Costs and staffing issues named as reasons for slow take-up
Smaller practices are lagging behind their larger peers when it comes to using BIM on their projects.
A major BD survey of more than 300 firms reveals that two-thirds of those surveyed have used BIM on a project before.
Over 90% of firms with a turnover of £10 million or more say they have used BIM but this figure falls away sharply for smaller practices – with more than four out of 10 firms with a turnover between £250,000 and £1 million saying they hadn’t used BIM.
For firms with a workload of between £250,000 and £500,000, the figure for those not having used BIM rises to close to half.
Smaller firms say higher costs, finding the right people and lack of client interest are the biggest reasons why they haven’t used BIM.
And the survey also reveals that more firms don’t think BIM will help them secure higher fees and revenues through developing an expertise in BIM – with 44% answering no, compared to 42% who answered yes.
Russell Curtis, a director with RCKa Architects, said he was surprised smaller practices were slow to embrace BIM – and warned they should so before it is too late.
“It’s far more challenging and costly as a larger practice to switch from one platform to another, so it’s somewhat surprising that smaller firms have resisted making this leap,” he said. “I wonder whether this is partly to do with scepticism about the benefits that BIM can bring to a small practice but those that ignore the opportunities that it provides will struggle to compete as adoption becomes more commonplace.”

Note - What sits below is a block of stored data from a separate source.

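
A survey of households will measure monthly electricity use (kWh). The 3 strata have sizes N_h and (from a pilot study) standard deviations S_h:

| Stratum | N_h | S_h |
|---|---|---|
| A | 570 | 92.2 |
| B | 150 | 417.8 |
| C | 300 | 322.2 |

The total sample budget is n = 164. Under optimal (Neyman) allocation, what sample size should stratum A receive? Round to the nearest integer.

41

Neyman allocation: n_h = n · N_h S_h / Σ N_i S_i, with n = 164.
  stratum A: N_h·S_h = 570·92.2 = 52554.00
  stratum B: N_h·S_h = 150·417.8 = 62670.00
  stratum C: N_h·S_h = 300·322.2 = 96660.00
Σ N_h S_h = 211884.00
n for stratum A = 164·52554.00/211884.00 = 40.677 → 41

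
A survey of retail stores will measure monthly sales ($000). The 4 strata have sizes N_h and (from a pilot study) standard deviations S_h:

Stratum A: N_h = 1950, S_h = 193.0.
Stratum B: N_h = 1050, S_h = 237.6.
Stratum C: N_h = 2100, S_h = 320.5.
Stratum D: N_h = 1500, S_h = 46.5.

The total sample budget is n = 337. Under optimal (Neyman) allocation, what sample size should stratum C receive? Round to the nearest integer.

166

Neyman allocation: n_h = n · N_h S_h / Σ N_i S_i, with n = 337.
  stratum A: N_h·S_h = 1950·193.0 = 376350.00
  stratum B: N_h·S_h = 1050·237.6 = 249480.00
  stratum C: N_h·S_h = 2100·320.5 = 673050.00
  stratum D: N_h·S_h = 1500·46.5 = 69750.00
Σ N_h S_h = 1368630.00
n for stratum C = 337·673050.00/1368630.00 = 165.726 → 166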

And Hawkins Brown’s project delivery director Nigel Ostime said firms should wear the upfront costs now to reap the benefits down the line.

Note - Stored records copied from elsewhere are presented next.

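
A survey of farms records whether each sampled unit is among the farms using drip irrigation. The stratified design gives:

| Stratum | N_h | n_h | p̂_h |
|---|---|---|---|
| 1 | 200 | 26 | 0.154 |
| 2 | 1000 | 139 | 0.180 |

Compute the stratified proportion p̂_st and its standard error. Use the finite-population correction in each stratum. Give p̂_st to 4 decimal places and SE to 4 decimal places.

N = 1200; stratum weights W_h = N_h/N.
p̂_st = Σ W_h p̂_h = (200·0.154 + 1000·0.180)/1200 = 0.17567
V̂(p̂_st) = Σ W_h² (1 − n_h/N_h) p̂_h(1−p̂_h)/(n_h−1):
  stratum 1: (200/1200)²·(1 − 26/200)·0.154·0.846/25 = 0.000125941
  stratum 2: (1000/1200)²·(1 − 139/1000)·0.180·0.820/138 = 0.000639511
V̂(p̂_st) = 0.000765452; SE = √V̂ = 0.0276668

p̂_st ≈ 0.1757, SE ≈ 0.0277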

“Architects will need the capacity to bear the initial investment [but they will be] able to deliver greater value to their clients and higher profit margins through lower cost.”
Other results from the survey show that architects believe it is their profession which is leading the take-up of BIM throughout the construction industry.
The profession scored one third of the answers when asked who was driving the adoption of BIM in the project team and more than half said it was architects who were most likely to take on the role of BIM co-ordinator on a project.
“The adoption of BIM allows architects to reclaim their position as the linchpin of the design team,” Curtis added.
By 2016, all centrally procured government construction projects must be delivered using BIM.